Spectrum Says Its Novel G-CSF Drug Will Be Reviewed by FDA

January 4, 2020

In late December, Spectrum Pharmaceuticals announced that the FDA has accepted for review a Biologics License Application for eflapegrastim, a novel drug that could, if approved, compete with existing granulocyte colony-stimulating factor (G-CSF) therapies and their biosimilars.

In late December, Spectrum Pharmaceuticals announced that the FDA has accepted for review a Biologics License Application (BLA) for eflapegrastim, a novel drug that could, if approved, compete with existing granulocyte colony-stimulating factor (G-CSF) therapies and their biosimilars.

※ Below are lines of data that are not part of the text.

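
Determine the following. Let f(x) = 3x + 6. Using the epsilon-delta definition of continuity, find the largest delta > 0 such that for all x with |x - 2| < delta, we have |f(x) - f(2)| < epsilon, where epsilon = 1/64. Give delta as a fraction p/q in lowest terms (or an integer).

We compute f(2) = 3*(2) + 6 = 12.
|f(x) - f(2)| = |3x + 6 - (12)| = |3(x - 2)| = 3|x - 2|.
We need 3|x - 2| < 1/64, i.e. |x - 2| < 1/64 / 3 = 1/192.
So any delta <= 1/192 works. Conversely, if delta > 1/192, then x = 2 + 1/192 satisfies |x - 2| = 1/192 < delta but |f(x) - f(2)| = 3 * 1/192 = 1/64, which is not < 1/64; so no larger delta works.
Hence the largest such delta is 1/192.

1/192


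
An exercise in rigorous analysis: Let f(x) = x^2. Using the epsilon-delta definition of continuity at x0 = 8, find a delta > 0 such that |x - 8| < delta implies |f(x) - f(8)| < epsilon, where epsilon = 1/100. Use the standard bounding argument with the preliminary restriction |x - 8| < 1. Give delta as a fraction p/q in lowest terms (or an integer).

Factor: |x^2 - (8)^2| = |x - 8| * |x + 8|.
Impose |x - 8| < 1 first. Then |x + 8| = |(x - 8) + 2*(8)| <= |x - 8| + 2*|8| < 1 + 16 = 17.
So |x^2 - (8)^2| < delta * 17.
We need delta * 17 <= 1/100, i.e. delta <= 1/100/17 = 1/1700.
Since 1/1700 < 1, this is tighter than 1; take delta = 1/1700.
So delta = 1/1700 works.

1/1700


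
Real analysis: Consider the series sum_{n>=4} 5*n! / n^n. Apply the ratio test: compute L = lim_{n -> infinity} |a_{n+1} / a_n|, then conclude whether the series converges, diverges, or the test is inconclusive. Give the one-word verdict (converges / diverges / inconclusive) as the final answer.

Let a_n denote the general term. Form the ratio a_{n+1}/a_n and simplify:
a_{n+1}/a_n = (n/(n + 1))^n
Take the limit as n -> infinity: L = exp(-1).
Since L = exp(-1) < 1, the ratio test implies the series converges.

converges


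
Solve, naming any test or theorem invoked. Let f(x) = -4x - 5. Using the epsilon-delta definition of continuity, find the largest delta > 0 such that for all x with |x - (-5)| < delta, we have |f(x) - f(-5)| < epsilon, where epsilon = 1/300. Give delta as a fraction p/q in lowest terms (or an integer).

We compute f(-5) = -4*(-5) - 5 = 15.
|f(x) - f(-5)| = |-4x - 5 - (15)| = |-4(x - (-5))| = 4|x - (-5)|.
We need 4|x - (-5)| < 1/300, i.e. |x - (-5)| < 1/300 / 4 = 1/1200.
So any delta <= 1/1200 works. Conversely, if delta > 1/1200, then x = -5 + 1/1200 satisfies |x - (-5)| = 1/1200 < delta but |f(x) - f(-5)| = 4 * 1/1200 = 1/300, which is not < 1/300; so no larger delta works.
Hence the largest such delta is 1/1200.

1/1200


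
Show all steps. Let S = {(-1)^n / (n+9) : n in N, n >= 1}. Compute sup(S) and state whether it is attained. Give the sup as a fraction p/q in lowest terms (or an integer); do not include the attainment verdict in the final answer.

Analysis:
- Values: -1/10, 1/11, -1/12, 1/13, -1/14, ...
- Positive terms (even n): 1/(2+9), 1/(4+9), ... decreasing -> max = 1/11 (n=2).
- Negative terms (odd n): -1/(1+9), -1/(3+9), ... increasing -> min = -1/10 (n=1).
- So sup = 1/11 (attained at n=2); inf = -1/10 (attained at n=1).
Conclusion: sup(S) = 1/11, attained in S.

1/11


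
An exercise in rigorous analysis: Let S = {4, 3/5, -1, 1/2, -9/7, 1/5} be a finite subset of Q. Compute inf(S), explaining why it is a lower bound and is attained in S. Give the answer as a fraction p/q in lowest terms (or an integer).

S is finite, so inf(S) = min(S).
Sorted increasing:
-9/7, -1, 1/5, 1/2, 3/5, 4
The extremum is -9/7.
For every x in S, x >= -9/7. And -9/7 is in S, so it is attained.
Therefore inf(S) = -9/7.

-9/7


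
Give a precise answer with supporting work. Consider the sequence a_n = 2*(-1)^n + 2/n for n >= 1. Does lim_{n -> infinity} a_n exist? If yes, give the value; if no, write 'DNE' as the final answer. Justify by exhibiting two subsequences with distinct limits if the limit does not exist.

Examine the behaviour of a_n along subsequences.
a_{2k} = 2 + 2/(2k) -> 2. a_{2k+1} = -2 + 2/(2k+1) -> -2.
Since these two subsequential limits are 2 and -2, distinct, the full sequence cannot converge (a convergent sequence has all subsequences tending to the same limit). So lim a_n does not exist.

DNE


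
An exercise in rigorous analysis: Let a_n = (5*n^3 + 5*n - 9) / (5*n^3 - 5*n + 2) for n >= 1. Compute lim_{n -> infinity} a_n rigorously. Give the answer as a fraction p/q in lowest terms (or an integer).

Divide numerator and denominator by n^3, the highest power:
numerator / n^3 = 5 + 5/n^2 - 9/n^3
denominator / n^3 = 5 - 5/n^2 + 2/n^3
As n -> infinity, all terms of the form c/n^k (k >= 1) tend to 0.
So numerator / n^3 -> 5 and denominator / n^3 -> 5.
Therefore lim a_n = 1.

1


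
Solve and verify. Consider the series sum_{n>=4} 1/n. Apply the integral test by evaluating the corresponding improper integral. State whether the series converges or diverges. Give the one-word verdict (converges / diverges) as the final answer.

Let f(x) = 1/x. Then f is positive, continuous, and decreasing on [4, infinity), so the integral test applies.
Compute the improper integral int_{4}^infinity f(x) dx:
  antiderivative F(x) = log(x).
  As x -> infinity, log(x) -> infinity.
  So int = infinity - log(4) = infinity. By the integral test, the series diverges.

diverges


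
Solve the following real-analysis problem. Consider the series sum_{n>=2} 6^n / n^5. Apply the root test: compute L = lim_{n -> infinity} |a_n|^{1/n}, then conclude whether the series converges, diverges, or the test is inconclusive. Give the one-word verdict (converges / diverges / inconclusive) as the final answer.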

Eflapegrastim, which the company hopes to sell under the brand name Rolontis, comprises 2 proteins: an analog of G-CSF and an Fc antibody fragment. These components are joined by a polyethylene-glycol linker. According to the company, the Fc fragment is thought to interact with FcRn—expressed in endothelial cells and bone marrow—and to prolong the drug’s retention in these tissues.

“If approved, Rolontis could be the first novel [G-CSF] available to healthcare providers in over 15 years,” said the company’s chief executive officer, Joe Turgeon, in a statement. “We have confidence in the future of Rolontis and are looking forward to potentially competing in this multibillion-dollar market.”

The company expects a decision from the FDA by October 24, 2020.

The drug was studied in comparison with pegfilgrastim a phase 3, randomized, open-label trial in 237 patients with breast cancer who were receiving chemotherapy. Patients were randomized to receive either the investigational drug (n = 118) or pegfilgrastim (n = 119), and the primary end point was the duration of severe neutropenia in cycle 1 of chemotherapy as measured by absolute neutrophil count.